Let's see, first in a new line of new ships, ships with significant departures in technology from how it has been done for the past 50+ years. As the article claims, the most expensive such ship in history, what it does not say is also the most complex such ship in history.


"struggle launching and recovering aircraft", that would be two of the newest systems on board, the Electromagnetic Aircraft Launch System and the Advanced Arresting Gear. Both systems have only been done on smaller scale than is currently being attempted. Yes, it is going to take time to hammer out the details. Look at the development efforts that went into the systems they are replacing, although those systems are now commonplace they each took years to fine tune to the performance levels of the last generation of ships.

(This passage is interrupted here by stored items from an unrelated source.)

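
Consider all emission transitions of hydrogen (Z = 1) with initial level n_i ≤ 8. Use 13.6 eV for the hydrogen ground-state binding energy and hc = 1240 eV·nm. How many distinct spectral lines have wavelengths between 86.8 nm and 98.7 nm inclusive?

Enumerate all n_i → n_f pairs with 1 ≤ n_f < n_i ≤ 8 and compute λ = 1240 / [13.6·1·(1/n_f² − 1/n_i²)].
Lines falling in [86.8, 98.7] nm: 8→1 (92.62 nm), 7→1 (93.08 nm), 6→1 (93.78 nm), 5→1 (94.98 nm), 4→1 (97.25 nm).

5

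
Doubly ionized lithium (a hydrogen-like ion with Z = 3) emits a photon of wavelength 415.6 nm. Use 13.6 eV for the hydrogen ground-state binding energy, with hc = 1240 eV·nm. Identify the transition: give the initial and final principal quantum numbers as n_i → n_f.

The photon energy is ΔE = hc/λ = 1240 / 415.6 = 2.984 eV.
With Z = 3, ΔE = 122.4 × (1/n_f² − 1/n_i²), so 1/n_f² − 1/n_i² = 0.02438.
Trying n_f = 5 gives 1/n_i² = 0.01562, i.e. n_i ≈ 8; this pair matches.

n_i = 8, n_f = 5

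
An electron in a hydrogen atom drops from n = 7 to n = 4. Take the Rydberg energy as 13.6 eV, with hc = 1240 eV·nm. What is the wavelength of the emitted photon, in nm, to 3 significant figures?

2170 nm

ΔE = 13.60 × (1/4² − 1/7²) = 13.60 × 0.04209 = 0.5724 eV.
λ = hc/ΔE = 1240 / 0.5724 = 2170 nm.
This line belongs to the Brackett series.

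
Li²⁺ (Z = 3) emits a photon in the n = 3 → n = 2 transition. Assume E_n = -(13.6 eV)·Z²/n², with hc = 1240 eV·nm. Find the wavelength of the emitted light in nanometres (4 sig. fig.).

72.94 nm

For Z = 3 the level energies scale as Z², so the effective Rydberg energy is 13.6 × 9 = 122.4 eV.
ΔE = 122.4 × (1/2² − 1/3²) = 122.4 × 0.1389 = 17.00 eV.
λ = hc/ΔE = 1240 / 17.00 = 72.94 nm.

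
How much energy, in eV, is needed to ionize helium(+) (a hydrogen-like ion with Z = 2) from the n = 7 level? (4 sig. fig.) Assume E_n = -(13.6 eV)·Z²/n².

E_n = −13.6 Z²/n² = −54.40/n² eV for Z = 2.
E_7 = −54.40/49 = −1.110 eV, so ionization (to E = 0) requires 1.110 eV.

1.110 eV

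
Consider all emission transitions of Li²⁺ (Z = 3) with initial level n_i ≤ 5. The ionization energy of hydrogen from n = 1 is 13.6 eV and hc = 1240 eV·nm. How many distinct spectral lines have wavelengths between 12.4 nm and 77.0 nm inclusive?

4

Enumerate all n_i → n_f pairs with 1 ≤ n_f < n_i ≤ 5 and compute λ = 1240 / [13.6·9·(1/n_f² − 1/n_i²)].
Lines falling in [12.4, 77.0] nm: 2→1 (13.51 nm), 5→2 (48.24 nm), 4→2 (54.03 nm), 3→2 (72.94 nm).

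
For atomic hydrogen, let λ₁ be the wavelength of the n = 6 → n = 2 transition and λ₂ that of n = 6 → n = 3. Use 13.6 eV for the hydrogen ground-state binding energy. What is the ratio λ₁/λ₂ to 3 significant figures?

λ ∝ 1/ΔE ∝ 1/(1/n_f² − 1/n_i²), and the Z² and hc factors cancel in the ratio.
λ₁/λ₂ = (1/3² − 1/6²)/(1/2² − 1/6²) = 0.08333/0.2222 = 0.375.

0.375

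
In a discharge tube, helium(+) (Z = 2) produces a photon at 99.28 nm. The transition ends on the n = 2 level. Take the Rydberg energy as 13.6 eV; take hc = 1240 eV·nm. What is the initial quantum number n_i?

n_i = 7

The photon energy is ΔE = hc/λ = 1240 / 99.28 = 12.49 eV.
With Z = 2, ΔE = 54.40 × (1/n_f² − 1/n_i²), so 1/n_f² − 1/n_i² = 0.2296.
With n_f = 2: 1/n_i² = 1/4 − 0.2296 = 0.02041, so n_i ≈ 7.00.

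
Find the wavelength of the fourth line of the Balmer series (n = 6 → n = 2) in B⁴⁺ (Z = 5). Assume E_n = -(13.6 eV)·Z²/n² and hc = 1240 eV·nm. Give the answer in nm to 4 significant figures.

16.41 nm

The Balmer series terminates on n_f = 2; the fourth line has n_i = 2+4 = 6.
ΔE = 340.0 × (1/2² − 1/6²) = 75.56 eV.
λ = 1240 / 75.56 = 16.41 nm.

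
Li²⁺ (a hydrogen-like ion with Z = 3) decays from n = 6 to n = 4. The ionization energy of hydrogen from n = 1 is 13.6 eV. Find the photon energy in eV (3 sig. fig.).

4.25 eV

The Bohr energies scale as Z², so for Z = 3: E_n = −122.4/n² eV.
E_6 = −122.4/36 = −3.400 eV and E_4 = −122.4/16 = −7.650 eV.
The photon energy is |E_6 − E_4| = 4.25 eV.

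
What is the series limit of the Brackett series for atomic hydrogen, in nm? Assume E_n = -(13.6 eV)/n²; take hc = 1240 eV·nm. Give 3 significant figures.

The Brackett series has lower level n_f = 4; the series limit corresponds to n_i → ∞.
ΔE_max = 13.6 × 1 / 4² = 0.8500 eV.
λ_min = 1240 / 0.8500 = 1460 nm.

1460 nm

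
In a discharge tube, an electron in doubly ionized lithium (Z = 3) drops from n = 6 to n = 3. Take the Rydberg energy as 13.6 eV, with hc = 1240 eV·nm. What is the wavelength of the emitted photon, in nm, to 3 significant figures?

For Z = 3 the level energies scale as Z², so the effective Rydberg energy is 13.6 × 9 = 122.4 eV.
ΔE = 122.4 × (1/3² − 1/6²) = 122.4 × 0.08333 = 10.20 eV.
λ = hc/ΔE = 1240 / 10.20 = 122 nm.

122 nm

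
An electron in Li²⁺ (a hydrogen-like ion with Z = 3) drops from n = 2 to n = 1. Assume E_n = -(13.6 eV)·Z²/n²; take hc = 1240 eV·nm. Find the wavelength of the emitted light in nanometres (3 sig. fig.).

13.5 nm

For Z = 3 the level energies scale as Z², so the effective Rydberg energy is 13.6 × 9 = 122.4 eV.
ΔE = 122.4 × (1/1² − 1/2²) = 122.4 × 0.7500 = 91.80 eV.
λ = hc/ΔE = 1240 / 91.80 = 13.5 nm.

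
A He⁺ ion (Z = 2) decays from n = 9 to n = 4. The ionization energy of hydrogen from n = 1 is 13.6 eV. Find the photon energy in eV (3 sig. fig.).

The Bohr energies scale as Z², so for Z = 2: E_n = −54.40/n² eV.
E_9 = −54.40/81 = −0.6716 eV and E_4 = −54.40/16 = −3.400 eV.
The photon energy is |E_9 − E_4| = 2.73 eV.

2.73 eV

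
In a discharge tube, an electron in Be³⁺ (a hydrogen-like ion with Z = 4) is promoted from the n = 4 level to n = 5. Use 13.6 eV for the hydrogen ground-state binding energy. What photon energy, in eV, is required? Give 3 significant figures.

The Bohr energies scale as Z², so for Z = 4: E_n = −217.6/n² eV.
E_5 = −217.6/25 = −8.704 eV and E_4 = −217.6/16 = −13.60 eV.
The photon energy is |E_5 − E_4| = 4.90 eV.

4.90 eV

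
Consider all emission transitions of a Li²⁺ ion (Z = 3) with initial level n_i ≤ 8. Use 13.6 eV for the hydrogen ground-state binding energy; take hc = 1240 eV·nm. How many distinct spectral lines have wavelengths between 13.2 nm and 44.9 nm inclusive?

Enumerate all n_i → n_f pairs with 1 ≤ n_f < n_i ≤ 8 and compute λ = 1240 / [13.6·9·(1/n_f² − 1/n_i²)].
Lines falling in [13.2, 44.9] nm: 2→1 (13.51 nm), 8→2 (43.22 nm), 7→2 (44.12 nm).

3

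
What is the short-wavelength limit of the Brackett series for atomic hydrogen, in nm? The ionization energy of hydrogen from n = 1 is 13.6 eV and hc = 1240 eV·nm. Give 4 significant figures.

The Brackett series has lower level n_f = 4; the series limit corresponds to n_i → ∞.
ΔE_max = 13.6 × 1 / 4² = 0.8500 eV.
λ_min = 1240 / 0.8500 = 1459 nm.

1459 nm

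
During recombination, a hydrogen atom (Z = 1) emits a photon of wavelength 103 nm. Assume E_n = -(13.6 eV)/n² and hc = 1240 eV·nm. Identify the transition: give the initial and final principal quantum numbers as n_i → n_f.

The photon energy is ΔE = hc/λ = 1240 / 103 = 12.04 eV.
With Z = 1, ΔE = 13.60 × (1/n_f² − 1/n_i²), so 1/n_f² − 1/n_i² = 0.8852.
Trying n_f = 1 gives 1/n_i² = 0.1148, i.e. n_i ≈ 3; this pair matches.

n_i = 3, n_f = 1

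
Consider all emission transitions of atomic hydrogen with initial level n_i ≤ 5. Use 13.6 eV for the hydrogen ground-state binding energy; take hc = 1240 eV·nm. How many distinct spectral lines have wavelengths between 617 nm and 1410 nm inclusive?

Enumerate all n_i → n_f pairs with 1 ≤ n_f < n_i ≤ 5 and compute λ = 1240 / [13.6·1·(1/n_f² − 1/n_i²)].
Lines falling in [617, 1410] nm: 3→2 (656.5 nm), 5→3 (1282 nm).

2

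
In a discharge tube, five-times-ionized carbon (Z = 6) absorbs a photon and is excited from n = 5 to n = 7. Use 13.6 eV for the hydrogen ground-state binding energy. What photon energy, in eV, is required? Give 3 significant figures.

The Bohr energies scale as Z², so for Z = 6: E_n = −489.6/n² eV.
E_7 = −489.6/49 = −9.992 eV and E_5 = −489.6/25 = −19.58 eV.
The photon energy is |E_7 − E_5| = 9.59 eV.

9.59 eV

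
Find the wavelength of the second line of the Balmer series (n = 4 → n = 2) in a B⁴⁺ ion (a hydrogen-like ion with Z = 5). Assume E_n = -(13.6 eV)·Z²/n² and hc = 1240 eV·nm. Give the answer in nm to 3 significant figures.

The Balmer series terminates on n_f = 2; the second line has n_i = 2+2 = 4.
ΔE = 340.0 × (1/2² − 1/4²) = 63.75 eV.
λ = 1240 / 63.75 = 19.5 nm.

19.5 nm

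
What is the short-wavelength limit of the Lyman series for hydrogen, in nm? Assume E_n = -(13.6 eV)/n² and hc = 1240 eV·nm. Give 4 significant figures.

The Lyman series has lower level n_f = 1; the series limit corresponds to n_i → ∞.
ΔE_max = 13.6 × 1 / 1² = 13.60 eV.
λ_min = 1240 / 13.60 = 91.18 nm.

91.18 nm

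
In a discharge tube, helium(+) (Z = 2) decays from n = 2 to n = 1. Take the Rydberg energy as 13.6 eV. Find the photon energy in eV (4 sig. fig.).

40.80 eV

The Bohr energies scale as Z², so for Z = 2: E_n = −54.40/n² eV.
E_2 = −54.40/4 = −13.60 eV and E_1 = −54.40/1 = −54.40 eV.
The photon energy is |E_2 − E_1| = 40.80 eV.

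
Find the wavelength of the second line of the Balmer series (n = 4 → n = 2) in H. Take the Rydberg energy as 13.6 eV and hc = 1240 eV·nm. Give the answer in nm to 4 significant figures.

The Balmer series terminates on n_f = 2; the second line has n_i = 2+2 = 4.
ΔE = 13.60 × (1/2² − 1/4²) = 2.550 eV.
λ = 1240 / 2.550 = 486.3 nm.

486.3 nm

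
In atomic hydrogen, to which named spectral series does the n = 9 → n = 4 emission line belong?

The series is set by the lower level: n_f = 4 is the Brackett series.

Brackett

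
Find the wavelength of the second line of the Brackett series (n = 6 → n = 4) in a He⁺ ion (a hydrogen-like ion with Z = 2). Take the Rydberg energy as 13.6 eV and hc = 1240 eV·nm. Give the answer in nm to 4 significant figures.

The Brackett series terminates on n_f = 4; the second line has n_i = 4+2 = 6.
ΔE = 54.40 × (1/4² − 1/6²) = 1.889 eV.
λ = 1240 / 1.889 = 656.5 nm.

656.5 nm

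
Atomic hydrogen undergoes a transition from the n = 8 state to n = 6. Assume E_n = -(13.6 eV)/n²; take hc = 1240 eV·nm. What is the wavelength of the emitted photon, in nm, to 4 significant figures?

7503 nm

ΔE = 13.60 × (1/6² − 1/8²) = 13.60 × 0.01215 = 0.1653 eV.
λ = hc/ΔE = 1240 / 0.1653 = 7503 nm.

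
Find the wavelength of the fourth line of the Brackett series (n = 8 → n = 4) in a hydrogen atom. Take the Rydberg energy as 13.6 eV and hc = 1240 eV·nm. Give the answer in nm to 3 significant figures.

The Brackett series terminates on n_f = 4; the fourth line has n_i = 4+4 = 8.
ΔE = 13.60 × (1/4² − 1/8²) = 0.6375 eV.
λ = 1240 / 0.6375 = 1950 nm.

1950 nm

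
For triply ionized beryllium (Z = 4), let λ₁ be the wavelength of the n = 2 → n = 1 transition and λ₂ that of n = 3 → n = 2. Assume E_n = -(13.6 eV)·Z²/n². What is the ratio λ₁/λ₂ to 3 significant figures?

0.185

λ ∝ 1/ΔE ∝ 1/(1/n_f² − 1/n_i²), and the Z² and hc factors cancel in the ratio.
λ₁/λ₂ = (1/2² − 1/3²)/(1/1² − 1/2²) = 0.1389/0.7500 = 0.185.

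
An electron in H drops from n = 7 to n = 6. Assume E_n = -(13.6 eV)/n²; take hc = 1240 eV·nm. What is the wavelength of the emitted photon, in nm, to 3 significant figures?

ΔE = 13.60 × (1/6² − 1/7²) = 13.60 × 0.007370 = 0.1002 eV.
λ = hc/ΔE = 1240 / 0.1002 = 12400 nm.

12400 nm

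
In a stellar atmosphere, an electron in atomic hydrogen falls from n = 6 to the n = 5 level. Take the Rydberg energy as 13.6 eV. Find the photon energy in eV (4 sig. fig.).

0.1662 eV

E_6 = −13.60/36 = −0.3778 eV and E_5 = −13.60/25 = −0.5440 eV.
The photon energy is |E_6 − E_5| = 0.1662 eV.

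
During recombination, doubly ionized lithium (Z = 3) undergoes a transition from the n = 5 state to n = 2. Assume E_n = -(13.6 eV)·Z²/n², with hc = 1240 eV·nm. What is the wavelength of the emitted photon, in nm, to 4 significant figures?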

"conducting air traffic control and with ship self-defense", that would involve two other new systems that have been used on no other platforms. Between the first of its kind Ship Self-Defense System (other SSDS's exist on other platforms, but not like this one) and the completely new, first and maybe only, of its kind Dual Band Radar version of the full blown SPY-3 and Volume Search Radar combination, it might take a while to hammer all the details out. These are ambitious projects.


The issue with such reports is this (and it happens with every major development effort), these reports try to assess the current condition of the development. No new system is ever 100% perfect from day one, so you point out the shortcomings and then work towards improvements. If you never document the issues, no matter how minor, they never get improved. When you do document the issues for such a major, complex, and expensive, effort, someone will get hold of that information and try to spin it into a failure, instead of the documentation of a way forward.


New developments follow a path, correcting issues with implementation of new technologies are part of that path. They don't get corrected if you don't document.

T!


----------